Stangler had argued unsuccessfully to Superior Court Judge Maurice Gallipoli in Hudson County that the EMTs’ conduct constituted bad faith under the statute. She said an investigation by the Hudson County Prosecutor’s Office into Tarquino’s beating by a Jersey City police officer showed the EMTs prepared a second report – never submitted to the hospital – that said the patient had vomited. After Gallipoli rejected that argument, Stangler shifted her strategy on appeal, arguing that the EMTs’ completion of their report did not fall within statutory immunity.

Stangler says N.J.S.A. 26:2K-29 is the subject of only one other published opinion, Frields v. St. Joseph’s Hospital and Medical Center, 305 N.J. Super. 244 (1997), which held that the statue provided immunity to EMTs against charges they used excess force with a drug overdose patient who later died.

The Tarquino opinion makes no reference to Frields, and Stangler says the cases are too dissimilar to be compared.

Marc Goldstone, general counsel for the paramedic Monmouth Ocean Hospital Service Corp., says the Tarquino court was wrong to differentiate report writing from deliver of care.

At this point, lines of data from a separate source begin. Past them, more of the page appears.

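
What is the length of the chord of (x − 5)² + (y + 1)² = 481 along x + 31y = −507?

Centre (5, −1), r² = 481. Perpendicular distance d from centre to line = |481| / √962 = 481/√962.
Chord = 2√(r² − d²) = 2·√(481/2) = √962.

√962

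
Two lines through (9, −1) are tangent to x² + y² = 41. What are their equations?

4x − 5y = 41 and 5x + 4y = 41

A line y − (−1) = m(x − (9)) is tangent when its distance from (0, 0) is √41:
[m·(−9) − (1)]² = 41(m² + 1)
20m² + 9m − 20 = 0, so m = 4/5 or m = −5/4.
Through (9, −1) these give 4x − 5y = 41 and 5x + 4y = 41.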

Such reports are mandated by regulations of the state and insurance companies, Goldstone says, and EMTs fill them out under the same field conditions as in administering care. EMTs in urban areas typically answer 15 calls for service in a 12-hour shift, he says, and they sometimes fill out run sheets long after caring for the patient.

Goldstone predicts the Tarquino ruling will make it harder for Monmouth Ocean Hospital Service Corp. to get out of what he calls “nuisance suits” filed each year by accident victims, of which 80 percent to 90 percent are usually dismissed based on immunity. Tarquino, he says, “removes a significant protection and creates a gaping loophole in the immunity statue for sharp plaintiffs’ attorney to say ‘we’re not suing for care, we’re suing for documentation.'”

He says the ruling will exacerbate a shortage of qualified personnel in both paid and volunteer rescue services, where would-be candidates are scared off by personal liability issues.

The attorney who argued for the two EMTs, Robert Gunning, has left the firm of Reiseman Sharp Brown & Rosenberg in Parsippany and could not be reached for comment. The partner who took over the case for the firm, Sam Rosenberg, was vacationing and unavailable for comment.

Stangler says she has not heard from Rosenberg about whether he will appeal.